Uno no está preparado para la muerte un domingo en la mañana. Tirado en el sofá perdía el tiempo con esa triste actividad de nuestro tiempo, revisar tweets, cuando leí: “Actor Philip Seymour Hoffman found dead”. La nota hablaba de heroína, el dragón que lo mató.
No sé qué mecanismo opera en nuestra mente cuando nos enteramos que murió un actor famoso que nos importa. Supongo que uno repasa los momentos que “vivió” con esa persona. Es decir, quién era uno cuando vimos cierta película, qué nos hizo pensar cuando dijo esas líneas, de qué modo nos emocionó cuando aquél personaje hizo tal cosa. Algunos famosos, quiera uno o no, van interviniendo nuestras vidas, y se vuelven nuestro entorno porque a cada rato los vemos, los oímos, sabemos si chocó borracho o se ligó a una nueva chica. Casi como un amigo del que te enteras las cosas que le ocurren.
Cuando leí que Seymour Hoffman acababa de morir pensé que hacía justo una semana había escrito para esta misma columna algo sobre él: el ambiguo gesto de espanto y a la vez de paz que hace el personaje que encarna, el escritor Truman Capote, en el instante en que Perry, el delincuente al que amaba y que era protagonista de su novela, muere ahorcado.
Aquel domingo, tras el punto final, estuve googleando a Philip (aún pertenecía al mundo de los vivos) y cuando me levanté de la PC le dije a María: “Creo que Seymour Hoffman es el actor que más admiro”. Me respondió algo así como “Ah”.
Nunca me dolió tanto la muerte de un actor. Quizá porque era un profesional y una persona de verdad. Andaba siempre desaliñado (le importaba un comino lo que proyectaba), fuera de cámaras no era demasiado carismático y por su talento galáctico no requería ser un actor guapo (su físico era tan anodino como el de cualquier gringo blanco que va a ver a los Yankees).
Me impactaba su arrojo. Sus papeles solían tener una dualidad: eran seres aberrantes que, al paso de los minutos, ibas adorando. Por ejemplo, en Capote fue un escritor fascinante pero de un ego patético, tragicómico; en The Master un charlatán embustero y seductor; en La Duda un sacerdote dulce y sabio que quizá -siempre quizá- era pederasta. Sus personajes vagaban a medio camino entre el bien y el mal, como casi siempre son las cosas en la vida.
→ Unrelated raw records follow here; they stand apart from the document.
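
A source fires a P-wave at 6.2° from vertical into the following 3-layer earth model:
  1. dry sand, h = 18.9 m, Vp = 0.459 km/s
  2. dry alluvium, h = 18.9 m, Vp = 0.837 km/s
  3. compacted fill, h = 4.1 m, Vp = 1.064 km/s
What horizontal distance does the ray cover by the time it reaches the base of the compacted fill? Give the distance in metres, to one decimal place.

Apply Snell's law at each interface; in layer i the horizontal offset is hᵢ·tan θᵢ.
Layer 1: θ = 6.20°; offset = 18.9·tan 6.20° = 2.053 m.
Layer 2: sin θ = 0.837·sin 6.2°/0.459 = 0.1969, θ = 11.36°; offset = 18.9·tan 11.36° = 3.797 m.
Layer 3: sin θ = 1.064·sin 6.2°/0.459 = 0.2504, θ = 14.50°; offset = 4.1·tan 14.50° = 1.060 m.
Summing the layer offsets gives 6.910 m.

6.9 m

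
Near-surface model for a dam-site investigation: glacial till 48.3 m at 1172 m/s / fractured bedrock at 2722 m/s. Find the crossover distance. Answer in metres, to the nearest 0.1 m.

153.1 m

θ_c = arcsin(1172/2722) = 25.50°, so cos θ_c = 0.9026 and tᵢ = 2h cos θ_c/V₁ = 0.0744 s.
At crossover x/V₁ = x/V₂ + tᵢ ⇒ x = tᵢ/(1/V₁ − 1/V₂) = 0.07439/(8.5324e-04 − 3.6738e-04) = 153.11 m.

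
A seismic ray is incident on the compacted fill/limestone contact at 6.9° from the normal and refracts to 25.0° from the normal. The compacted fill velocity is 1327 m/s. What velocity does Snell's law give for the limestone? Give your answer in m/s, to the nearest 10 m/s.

4670 m/s

sin 6.9° = 0.1201; sin 25.0° = 0.4226.
V₂ = V₁·(sin θ₂/sin θ₁) = 1327·(0.4226/0.1201) = 4668.13 m/s.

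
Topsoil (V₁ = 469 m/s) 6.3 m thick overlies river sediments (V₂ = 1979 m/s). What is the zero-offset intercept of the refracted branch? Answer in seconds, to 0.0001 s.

tᵢ = 2h·√(V₂²−V₁²)/(V₁V₂).
√(V₂²−V₁²) = √(1979²−469²) = 1922.6 m/s.
tᵢ = 2·6.3·1922.6/(469·1979) = 0.02610 s.

0.0261 s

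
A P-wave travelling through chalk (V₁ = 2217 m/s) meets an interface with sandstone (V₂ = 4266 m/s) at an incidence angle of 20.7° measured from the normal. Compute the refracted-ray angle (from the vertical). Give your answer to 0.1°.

Snell's law: sin θ₂ = (V₂/V₁)·sin θ₁ = (4266/2217)·sin 20.7° = 0.6802.
θ₂ = sin⁻¹(0.6802) = 42.86° (from vertical).

42.9°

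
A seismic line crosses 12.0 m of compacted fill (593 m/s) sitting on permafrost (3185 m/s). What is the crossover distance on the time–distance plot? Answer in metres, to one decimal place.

29.0 m

θ_c = arcsin(593/3185) = 10.73°, so cos θ_c = 0.9825 and tᵢ = 2h cos θ_c/V₁ = 0.0398 s.
At crossover x/V₁ = x/V₂ + tᵢ ⇒ x = tᵢ/(1/V₁ − 1/V₂) = 0.03976/(1.6863e-03 − 3.1397e-04) = 28.98 m.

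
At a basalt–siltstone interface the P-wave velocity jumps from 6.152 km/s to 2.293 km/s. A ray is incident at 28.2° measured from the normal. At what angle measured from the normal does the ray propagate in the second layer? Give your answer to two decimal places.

10.14°

sin θ₁/V₁ = sin θ₂/V₂ ⇒ sin θ₂ = 2.293·sin 28.2°/6.152 = 2.293·0.4726/6.152 = 0.1761.
θ₂ = arcsin 0.1761 = 10.14° from the normal.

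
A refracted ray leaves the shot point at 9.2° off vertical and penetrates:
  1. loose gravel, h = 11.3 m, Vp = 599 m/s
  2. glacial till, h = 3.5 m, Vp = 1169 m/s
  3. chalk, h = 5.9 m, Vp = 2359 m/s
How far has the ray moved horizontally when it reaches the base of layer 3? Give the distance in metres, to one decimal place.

7.8 m

p = sin θ₁/V₁ = sin 9.2°/599 = 2.6691e-04 s/m is conserved through the stack.
Layer 1: θ = 9.20°; offset = 11.3·tan 9.20° = 1.830 m.
Layer 2: sin θ = p·1169 = 0.3120 → θ = 18.18°; offset = 3.5·tan 18.18° = 1.149 m.
Layer 3: sin θ = p·2359 = 0.6296 → θ = 39.02°; offset = 5.9·tan 39.02° = 4.782 m.
Summing the layer offsets gives 7.762 m.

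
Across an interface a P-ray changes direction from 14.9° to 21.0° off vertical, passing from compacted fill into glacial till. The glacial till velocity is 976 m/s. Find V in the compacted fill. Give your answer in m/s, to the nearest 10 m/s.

700 m/s

Snell's law: sin 14.9°/V₁ = sin 21.0°/V₂.
V₁ = V₂·sin 14.9°/sin 21.0° = 976 × 0.7175 = 700.29 m/s.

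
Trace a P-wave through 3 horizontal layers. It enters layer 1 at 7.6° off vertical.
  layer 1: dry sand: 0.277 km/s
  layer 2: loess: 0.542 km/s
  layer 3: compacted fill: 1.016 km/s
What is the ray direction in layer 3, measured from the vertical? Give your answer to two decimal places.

29.02°

Snell's law across each interface conserves sin θ / V, so sin θ_3 = V_3·sin θ₁/V₁.
sin θ_3 = 1.016 × sin 7.6° / 0.277 = 0.4851.
θ_3 = 29.02° from the vertical.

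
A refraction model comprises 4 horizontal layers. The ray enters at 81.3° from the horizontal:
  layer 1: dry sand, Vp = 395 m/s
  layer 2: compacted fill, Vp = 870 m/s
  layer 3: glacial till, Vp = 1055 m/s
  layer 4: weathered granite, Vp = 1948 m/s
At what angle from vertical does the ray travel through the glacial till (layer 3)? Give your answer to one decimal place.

23.8°

From the normal: θ₁ = 90° − 81.3° = 8.7°.
Ray parameter p = sin 8.7° / 395 = 3.8294e-04 s/m.
sin θ_3 = p·V_3 = 3.8294e-04 × 1055 = 0.4040.
θ_3 = arcsin 0.4040 = 23.83°.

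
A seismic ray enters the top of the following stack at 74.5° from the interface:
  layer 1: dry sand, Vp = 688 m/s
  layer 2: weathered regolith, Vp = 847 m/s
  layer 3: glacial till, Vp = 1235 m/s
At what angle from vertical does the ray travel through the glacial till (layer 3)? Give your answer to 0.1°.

28.7°

From the normal: θ₁ = 90° − 74.5° = 15.5°.
Snell's law across each interface conserves sin θ / V, so sin θ_3 = V_3·sin θ₁/V₁.
sin θ_3 = 1235 × sin 15.5° / 688 = 0.4797.
θ_3 = arcsin 0.4797 = 28.67°.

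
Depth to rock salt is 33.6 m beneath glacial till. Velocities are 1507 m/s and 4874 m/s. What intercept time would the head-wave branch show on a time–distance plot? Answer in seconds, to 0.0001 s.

0.0424 s

tᵢ = 2h·√(V₂²−V₁²)/(V₁V₂).
√(V₂²−V₁²) = √(4874²−1507²) = 4635.2 m/s.
tᵢ = 2·33.6·4635.2/(1507·4874) = 0.04241 s.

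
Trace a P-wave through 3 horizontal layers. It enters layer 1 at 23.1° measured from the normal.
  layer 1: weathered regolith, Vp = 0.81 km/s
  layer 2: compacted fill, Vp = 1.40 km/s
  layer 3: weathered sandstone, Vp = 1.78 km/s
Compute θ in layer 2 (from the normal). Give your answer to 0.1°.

Ray parameter p = sin 23.1° / 0.81 = 4.8437e-01 s/km.
sin θ_2 = p·V_2 = 4.8437e-01 × 1.40 = 0.6781.
θ_2 = 42.70° from the vertical.

42.7°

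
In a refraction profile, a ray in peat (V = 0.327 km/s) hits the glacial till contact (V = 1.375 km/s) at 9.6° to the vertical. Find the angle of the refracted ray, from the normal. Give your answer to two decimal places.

sin θ₁/V₁ = sin θ₂/V₂ ⇒ sin θ₂ = 1.375·sin 9.6°/0.327 = 1.375·0.1668/0.327 = 0.7012.
θ₂ = arcsin 0.7012 = 44.53° from the normal.

44.53°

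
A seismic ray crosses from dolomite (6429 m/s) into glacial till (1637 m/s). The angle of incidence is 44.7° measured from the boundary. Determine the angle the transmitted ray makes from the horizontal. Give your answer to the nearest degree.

80°

Angle from the normal: 90° − 44.7° = 45.3°.
sin θ₁/V₁ = sin θ₂/V₂ ⇒ sin θ₂ = 1637·sin 45.3°/6429 = 1637·0.7108/6429 = 0.1810.
θ₂ = sin⁻¹(0.1810) = 10.43° (from vertical).
From the interface: 90° − 10.43° = 79.57°.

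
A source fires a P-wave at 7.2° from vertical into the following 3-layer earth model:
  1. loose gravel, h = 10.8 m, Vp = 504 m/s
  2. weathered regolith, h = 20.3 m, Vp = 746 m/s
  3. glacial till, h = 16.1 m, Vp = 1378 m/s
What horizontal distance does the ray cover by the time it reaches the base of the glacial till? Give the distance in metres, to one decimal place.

11.1 m

p = sin θ₁/V₁ = sin 7.2°/504 = 2.4868e-04 s/m is conserved through the stack.
Layer 1: θ = 7.20°; offset = 10.8·tan 7.20° = 1.364 m.
Layer 2: sin θ = p·746 = 0.1855 → θ = 10.69°; offset = 20.3·tan 10.69° = 3.832 m.
Layer 3: sin θ = p·1378 = 0.3427 → θ = 20.04°; offset = 16.1·tan 20.04° = 5.873 m.
Total horizontal offset = 11.069 m.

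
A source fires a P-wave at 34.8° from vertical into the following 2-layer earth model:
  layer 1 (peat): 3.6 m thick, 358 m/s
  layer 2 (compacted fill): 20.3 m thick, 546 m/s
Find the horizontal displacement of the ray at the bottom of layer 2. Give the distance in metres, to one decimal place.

38.4 m

Ray parameter p = sin 34.8° / 358 m/s = 1.5942e-03 s/m.
Layer 1: θ = 34.80°; offset = 3.6·tan 34.80° = 2.502 m.
Layer 2: sin θ = p·546 = 0.8704 → θ = 60.51°; offset = 20.3·tan 60.51° = 35.891 m.
Σ offsets = 38.393 m.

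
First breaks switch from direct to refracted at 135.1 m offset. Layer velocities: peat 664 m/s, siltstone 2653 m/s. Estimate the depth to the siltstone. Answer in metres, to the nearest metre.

x_cross = 2h·√((V₂+V₁)/(V₂−V₁)) → h = x_cross / (2·√((V₂+V₁)/(V₂−V₁))).
√((V₂+V₁)/(V₂−V₁)) = √((2653+664)/(2653−664)) = 1.2914.
h = 135.1 / (2·1.2914) = 52.31 m.

52 m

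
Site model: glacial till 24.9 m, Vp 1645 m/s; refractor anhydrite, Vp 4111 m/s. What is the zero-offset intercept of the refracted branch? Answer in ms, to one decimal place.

θ_c = arcsin(V₁/V₂) = arcsin(1645/4111) = 23.59°; cos θ_c = 0.9165.
tᵢ = 2h·cos θ_c / V₁ = 2·24.9·0.9165 / 1645 = 0.02774 s.

27.7 ms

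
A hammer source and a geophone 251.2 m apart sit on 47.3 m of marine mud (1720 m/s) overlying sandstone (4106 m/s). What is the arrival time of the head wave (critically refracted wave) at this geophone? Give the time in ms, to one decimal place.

θ_c = arcsin(V₁/V₂) = arcsin(1720/4106) = 24.77°, cos θ_c = 0.9080.
Intercept time tᵢ = 2h cos θ_c / V₁ = 2·47.3·0.9080/1720 = 0.04994 s.
t = x/V₂ + tᵢ = 251.2/4106 + 0.04994 = 0.11112 s.

111.1 ms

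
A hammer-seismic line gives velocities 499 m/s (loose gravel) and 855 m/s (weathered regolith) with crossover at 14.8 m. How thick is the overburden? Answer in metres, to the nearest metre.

4 m

h = (x_cross/2)·√((V₂−V₁)/(V₂+V₁)).
(V₂−V₁)/(V₂+V₁) = (855−499)/(855+499) = 0.2629; √ = 0.5128.
h = (14.8/2)·0.5128 = 3.79 m.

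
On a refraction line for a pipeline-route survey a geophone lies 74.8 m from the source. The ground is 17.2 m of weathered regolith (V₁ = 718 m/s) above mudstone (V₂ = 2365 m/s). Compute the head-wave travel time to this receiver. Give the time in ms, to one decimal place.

77.3 ms

θ_c = arcsin(V₁/V₂) = arcsin(718/2365) = 17.67°, cos θ_c = 0.9528.
Intercept time tᵢ = 2h cos θ_c / V₁ = 2·17.2·0.9528/718 = 0.04565 s.
t = x/V₂ + tᵢ = 74.8/2365 + 0.04565 = 0.07728 s.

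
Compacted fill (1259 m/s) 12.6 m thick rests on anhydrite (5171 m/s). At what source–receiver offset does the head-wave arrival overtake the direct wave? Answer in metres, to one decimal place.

θ_c = arcsin(1259/5171) = 14.09°, so cos θ_c = 0.9699 and tᵢ = 2h cos θ_c/V₁ = 0.0194 s.
At crossover x/V₁ = x/V₂ + tᵢ ⇒ x = tᵢ/(1/V₁ − 1/V₂) = 0.01941/(7.9428e-04 − 1.9339e-04) = 32.31 m.

32.3 m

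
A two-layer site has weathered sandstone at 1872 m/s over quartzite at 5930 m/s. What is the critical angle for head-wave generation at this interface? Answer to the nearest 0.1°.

18.4°

At critical incidence the refracted ray runs along the interface (θ₂ = 90°), so sin θ_c = V₁/V₂.
θ_c = arcsin(1872/5930) = arcsin 0.3157 = 18.40°.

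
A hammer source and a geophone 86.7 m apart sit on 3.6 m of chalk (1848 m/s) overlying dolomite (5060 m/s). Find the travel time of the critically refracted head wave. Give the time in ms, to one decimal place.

20.8 ms

t = x/V₂ + 2h·√(V₂²−V₁²)/(V₁V₂).
√(V₂²−V₁²) = √(5060²−1848²) = 4710.5 m/s; delay term = 2·3.6·4710.5/(1848·5060) = 0.00363 s.
t = 86.7/5060 + 0.00363 = 0.02076 s.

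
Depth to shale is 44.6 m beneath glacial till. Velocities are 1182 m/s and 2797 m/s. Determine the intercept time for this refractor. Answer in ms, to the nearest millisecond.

tᵢ = 2h·√(V₂²−V₁²)/(V₁V₂).
√(V₂²−V₁²) = √(2797²−1182²) = 2535.0 m/s.
tᵢ = 2·44.6·2535.0/(1182·2797) = 0.06840 s.

68 ms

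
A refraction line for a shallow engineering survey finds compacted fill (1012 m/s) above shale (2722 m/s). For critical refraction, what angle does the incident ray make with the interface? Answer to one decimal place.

Critical incidence: sin θ_c = V₁/V₂ = 1012/2722 = 0.3718.
θ_c = arcsin 0.3718 = 21.83°.
Measured from the interface: 90° − 21.83° = 68.17°.

68.2°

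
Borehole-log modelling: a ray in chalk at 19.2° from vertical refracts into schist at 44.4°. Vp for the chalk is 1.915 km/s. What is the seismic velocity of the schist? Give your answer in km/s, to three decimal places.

4.074 km/s

Snell's law: sin 19.2°/V₁ = sin 44.4°/V₂.
V₂ = V₁·sin 44.4°/sin 19.2° = 1.915 × 2.1275 = 4.074 km/s.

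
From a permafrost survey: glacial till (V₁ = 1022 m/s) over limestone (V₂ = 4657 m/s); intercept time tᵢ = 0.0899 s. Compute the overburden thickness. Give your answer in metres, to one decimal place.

47.1 m

θ_c = arcsin(1022/4657) = 12.68°; cos θ_c = 0.9756.
tᵢ = 2h cos θ_c/V₁ ⇒ h = tᵢ·V₁/(2 cos θ_c) = 0.0899·1022/(2·0.9756) = 47.09 m.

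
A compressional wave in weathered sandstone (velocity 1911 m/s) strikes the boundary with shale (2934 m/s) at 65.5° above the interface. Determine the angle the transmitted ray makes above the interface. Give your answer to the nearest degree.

Angle from the normal: 90° − 65.5° = 24.5°.
sin θ₁/V₁ = sin θ₂/V₂ ⇒ sin θ₂ = 2934·sin 24.5°/1911 = 2934·0.4147/1911 = 0.6367.
θ₂ = sin⁻¹(0.6367) = 39.55° (from vertical).
From the interface: 90° − 39.55° = 50.45°.

50°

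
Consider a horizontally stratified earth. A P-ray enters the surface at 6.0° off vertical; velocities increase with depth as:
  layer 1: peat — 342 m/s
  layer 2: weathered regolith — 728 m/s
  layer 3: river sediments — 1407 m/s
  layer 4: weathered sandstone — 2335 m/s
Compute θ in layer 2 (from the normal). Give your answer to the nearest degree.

Snell's law across each interface conserves sin θ / V, so sin θ_2 = V_2·sin θ₁/V₁.
sin θ_2 = 728 × sin 6.0° / 342 = 0.2225.
θ_2 = arcsin 0.2225 = 12.86°.

13°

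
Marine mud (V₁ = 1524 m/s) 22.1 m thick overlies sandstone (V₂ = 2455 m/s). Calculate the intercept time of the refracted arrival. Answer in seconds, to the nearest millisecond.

0.023 s

θ_c = arcsin(V₁/V₂) = arcsin(1524/2455) = 38.37°; cos θ_c = 0.7840.
tᵢ = 2h·cos θ_c / V₁ = 2·22.1·0.7840 / 1524 = 0.02274 s.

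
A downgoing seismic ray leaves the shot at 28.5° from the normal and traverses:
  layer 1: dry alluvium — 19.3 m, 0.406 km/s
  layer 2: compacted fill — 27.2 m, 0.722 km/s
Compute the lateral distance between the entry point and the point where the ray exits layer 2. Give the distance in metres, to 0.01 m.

54.10 m

p = sin θ₁/V₁ = sin 28.5°/0.406 = 1.1753e+00 s/km is conserved through the stack.
Layer 1: θ = 28.50°; offset = 19.3·tan 28.50° = 10.4790 m.
Layer 2: sin θ = p·0.722 = 0.8485 → θ = 58.05°; offset = 27.2·tan 58.05° = 43.6198 m.
Σ offsets = 54.0989 m.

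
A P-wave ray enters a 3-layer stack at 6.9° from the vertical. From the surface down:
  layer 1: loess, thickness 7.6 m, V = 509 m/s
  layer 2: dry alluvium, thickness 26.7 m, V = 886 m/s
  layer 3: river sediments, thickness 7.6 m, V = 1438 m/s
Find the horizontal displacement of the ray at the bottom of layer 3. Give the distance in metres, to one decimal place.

Apply Snell's law at each interface; in layer i the horizontal offset is hᵢ·tan θᵢ.
Layer 1: θ = 6.90°; offset = 7.6·tan 6.90° = 0.920 m.
Layer 2: sin θ = 886·sin 6.9°/509 = 0.2091, θ = 12.07°; offset = 26.7·tan 12.07° = 5.710 m.
Layer 3: sin θ = 1438·sin 6.9°/509 = 0.3394, θ = 19.84°; offset = 7.6·tan 19.84° = 2.742 m.
Σ offsets = 9.372 m.

9.4 m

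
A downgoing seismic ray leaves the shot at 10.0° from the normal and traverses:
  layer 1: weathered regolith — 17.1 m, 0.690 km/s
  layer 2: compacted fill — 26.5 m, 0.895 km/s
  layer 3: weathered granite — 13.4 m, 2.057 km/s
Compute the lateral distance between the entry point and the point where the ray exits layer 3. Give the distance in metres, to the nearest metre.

Apply Snell's law at each interface; in layer i the horizontal offset is hᵢ·tan θᵢ.
Layer 1: θ = 10.00°; offset = 17.1·tan 10.00° = 3.015 m.
Layer 2: sin θ = 0.895·sin 10.0°/0.690 = 0.2252, θ = 13.02°; offset = 26.5·tan 13.02° = 6.126 m.
Layer 3: sin θ = 2.057·sin 10.0°/0.690 = 0.5177, θ = 31.18°; offset = 13.4·tan 31.18° = 8.108 m.
Total horizontal offset = 17.249 m.

17 m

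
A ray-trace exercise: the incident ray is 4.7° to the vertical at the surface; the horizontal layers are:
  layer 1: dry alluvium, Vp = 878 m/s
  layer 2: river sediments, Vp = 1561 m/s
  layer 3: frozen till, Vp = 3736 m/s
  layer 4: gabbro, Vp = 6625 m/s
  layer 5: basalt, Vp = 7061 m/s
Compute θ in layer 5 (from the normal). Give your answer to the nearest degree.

Snell's law across each interface conserves sin θ / V, so sin θ_5 = V_5·sin θ₁/V₁.
sin θ_5 = 7061 × sin 4.7° / 878 = 0.6590.
θ_5 = 41.22° from the vertical.

41°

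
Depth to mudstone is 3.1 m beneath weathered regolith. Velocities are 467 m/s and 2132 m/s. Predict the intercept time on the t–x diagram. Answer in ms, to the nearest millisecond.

tᵢ = 2h·√(V₂²−V₁²)/(V₁V₂).
√(V₂²−V₁²) = √(2132²−467²) = 2080.2 m/s.
tᵢ = 2·3.1·2080.2/(467·2132) = 0.01295 s.

13 ms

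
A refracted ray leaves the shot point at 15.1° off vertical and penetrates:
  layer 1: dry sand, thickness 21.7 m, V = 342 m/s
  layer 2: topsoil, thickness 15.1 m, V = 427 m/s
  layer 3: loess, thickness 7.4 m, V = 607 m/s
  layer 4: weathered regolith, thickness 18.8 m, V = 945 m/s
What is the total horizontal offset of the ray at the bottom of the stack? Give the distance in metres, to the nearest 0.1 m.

Apply Snell's law at each interface; in layer i the horizontal offset is hᵢ·tan θᵢ.
Layer 1: θ = 15.10°; offset = 21.7·tan 15.10° = 5.855 m.
Layer 2: sin θ = 427·sin 15.1°/342 = 0.3252, θ = 18.98°; offset = 15.1·tan 18.98° = 5.194 m.
Layer 3: sin θ = 607·sin 15.1°/342 = 0.4624, θ = 27.54°; offset = 7.4·tan 27.54° = 3.859 m.
Layer 4: sin θ = 945·sin 15.1°/342 = 0.7198, θ = 46.04°; offset = 18.8·tan 46.04° = 19.495 m.
Total horizontal offset = 34.402 m.

34.4 m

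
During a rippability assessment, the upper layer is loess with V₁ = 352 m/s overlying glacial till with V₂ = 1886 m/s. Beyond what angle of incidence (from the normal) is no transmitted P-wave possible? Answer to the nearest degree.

Critical incidence: sin θ_c = V₁/V₂ = 352/1886 = 0.1866.
θ_c = arcsin 0.1866 = 10.76°.

11°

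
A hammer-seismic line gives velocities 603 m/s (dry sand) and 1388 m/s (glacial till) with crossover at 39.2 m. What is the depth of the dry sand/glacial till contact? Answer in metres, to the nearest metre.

12 m

x_cross = 2h·√((V₂+V₁)/(V₂−V₁)) → h = x_cross / (2·√((V₂+V₁)/(V₂−V₁))).
√((V₂+V₁)/(V₂−V₁)) = √((1388+603)/(1388−603)) = 1.5926.
h = 39.2 / (2·1.5926) = 12.31 m.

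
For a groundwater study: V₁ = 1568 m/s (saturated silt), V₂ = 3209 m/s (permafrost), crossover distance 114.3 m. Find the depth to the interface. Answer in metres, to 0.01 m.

h = (x_cross/2)·√((V₂−V₁)/(V₂+V₁)).
(V₂−V₁)/(V₂+V₁) = (3209−1568)/(3209+1568) = 0.3435; √ = 0.5861.
h = (114.3/2)·0.5861 = 33.50 m.

33.50 m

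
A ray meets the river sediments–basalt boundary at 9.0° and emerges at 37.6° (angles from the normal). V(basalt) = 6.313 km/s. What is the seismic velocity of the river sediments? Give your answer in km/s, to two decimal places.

1.62 km/s

Snell's law: sin 9.0°/V₁ = sin 37.6°/V₂.
V₁ = V₂·sin 9.0°/sin 37.6° = 6.313 × 0.2564 = 1.62 km/s.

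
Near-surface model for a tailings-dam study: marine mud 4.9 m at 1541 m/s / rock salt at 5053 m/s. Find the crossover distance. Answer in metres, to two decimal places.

θ_c = arcsin(1541/5053) = 17.76°, so cos θ_c = 0.9524 and tᵢ = 2h cos θ_c/V₁ = 0.0061 s.
At crossover x/V₁ = x/V₂ + tᵢ ⇒ x = tᵢ/(1/V₁ − 1/V₂) = 0.00606/(6.4893e-04 − 1.9790e-04) = 13.43 m.

13.43 m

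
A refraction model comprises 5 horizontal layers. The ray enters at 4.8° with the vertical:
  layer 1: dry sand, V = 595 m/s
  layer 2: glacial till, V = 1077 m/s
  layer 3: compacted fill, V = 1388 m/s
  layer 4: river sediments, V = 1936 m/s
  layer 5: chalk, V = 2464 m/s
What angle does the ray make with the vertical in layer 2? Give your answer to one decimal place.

Snell's law across each interface conserves sin θ / V, so sin θ_2 = V_2·sin θ₁/V₁.
sin θ_2 = 1077 × sin 4.8° / 595 = 0.1515.
θ_2 = arcsin 0.1515 = 8.71°.

8.7°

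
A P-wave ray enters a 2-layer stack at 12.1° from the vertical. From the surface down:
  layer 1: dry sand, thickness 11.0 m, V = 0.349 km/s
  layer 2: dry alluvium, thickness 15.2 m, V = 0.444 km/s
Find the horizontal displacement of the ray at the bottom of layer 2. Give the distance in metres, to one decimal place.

Apply Snell's law at each interface; in layer i the horizontal offset is hᵢ·tan θᵢ.
Layer 1: θ = 12.10°; offset = 11.0·tan 12.10° = 2.358 m.
Layer 2: sin θ = 0.444·sin 12.1°/0.349 = 0.2667, θ = 15.47°; offset = 15.2·tan 15.47° = 4.206 m.
Total horizontal offset = 6.564 m.

6.6 m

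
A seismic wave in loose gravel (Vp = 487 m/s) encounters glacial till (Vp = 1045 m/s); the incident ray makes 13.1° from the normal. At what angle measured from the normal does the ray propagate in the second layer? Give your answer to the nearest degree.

29°

Snell's law: sin θ₂ = (V₂/V₁)·sin θ₁ = (1045/487)·sin 13.1° = 0.4863.
θ₂ = arcsin 0.4863 = 29.10° from the normal.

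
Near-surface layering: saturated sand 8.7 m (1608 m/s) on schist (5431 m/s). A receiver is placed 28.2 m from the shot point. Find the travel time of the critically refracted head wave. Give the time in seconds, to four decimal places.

0.0155 s

t = x/V₂ + 2h·√(V₂²−V₁²)/(V₁V₂).
√(V₂²−V₁²) = √(5431²−1608²) = 5187.5 m/s; delay term = 2·8.7·5187.5/(1608·5431) = 0.01034 s.
t = 28.2/5431 + 0.01034 = 0.01553 s.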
Días atrás vi una entrevista que dio a la CBC en 2010. Padre de un niño y dos niñas, cavilaba sobre la paternidad (“Es un amor intenso que puede volverte loco”); de sus sensaciones al superar los 40 años (“aún me pregunto si soy un adulto”, dijo entre carcajadas); de su mamá, que sola y con cuatro hijos empezó a estudiar Leyes a los 37 años hasta volverse jueza.
Y habló también de sus monstruos. Dijo “El miedo me golpea cuando debo hacer algo difícil”, y entonces confirmé que era un valiente. Todos sus personajes eran difíciles.
La frase final me dejó frío. Tras un largo silencio, interrumpió la alegría que lo dominó toda la entrevista y pronunció serio, viendo hacia ningún lado: “Cada plan que tuve lo abandoné”. El ganador del Oscar y de 71 premios más se reprochaba su inconsistencia.
En una escena de The Master, Dodd –líder de la hermandad que Philip interpretó- cuenta a sus embobados fieles una “anécdota” sobre cómo enfrentar los problemas en la vida:
“Se acerca un dragón grande con sangre escurriéndole en las fauces y los ojos rojos. ¿Qué tengo yo? Un lazo. Lo fustigo. Se lo enredo en el cuello y lucho contra él, y lucho, lucho contra él hasta tumbarlo (Dodd tensa los puños, agita el pelo). De pronto le digo ‘siéntate, dragón’. Y el dragón se sienta. Le digo ‘quieto’ y el dragón se queda quieto. Le pongo una correa, lo saco a pasear. Luego le enseñaré a echarse boca arriba y a hacerse el muertito”.
Pero esta vez, en la vida real, no le alcanzó para domar a su dragón. Y yo que pensaba que el valiente de Philip Seymour Hoffman era invencible.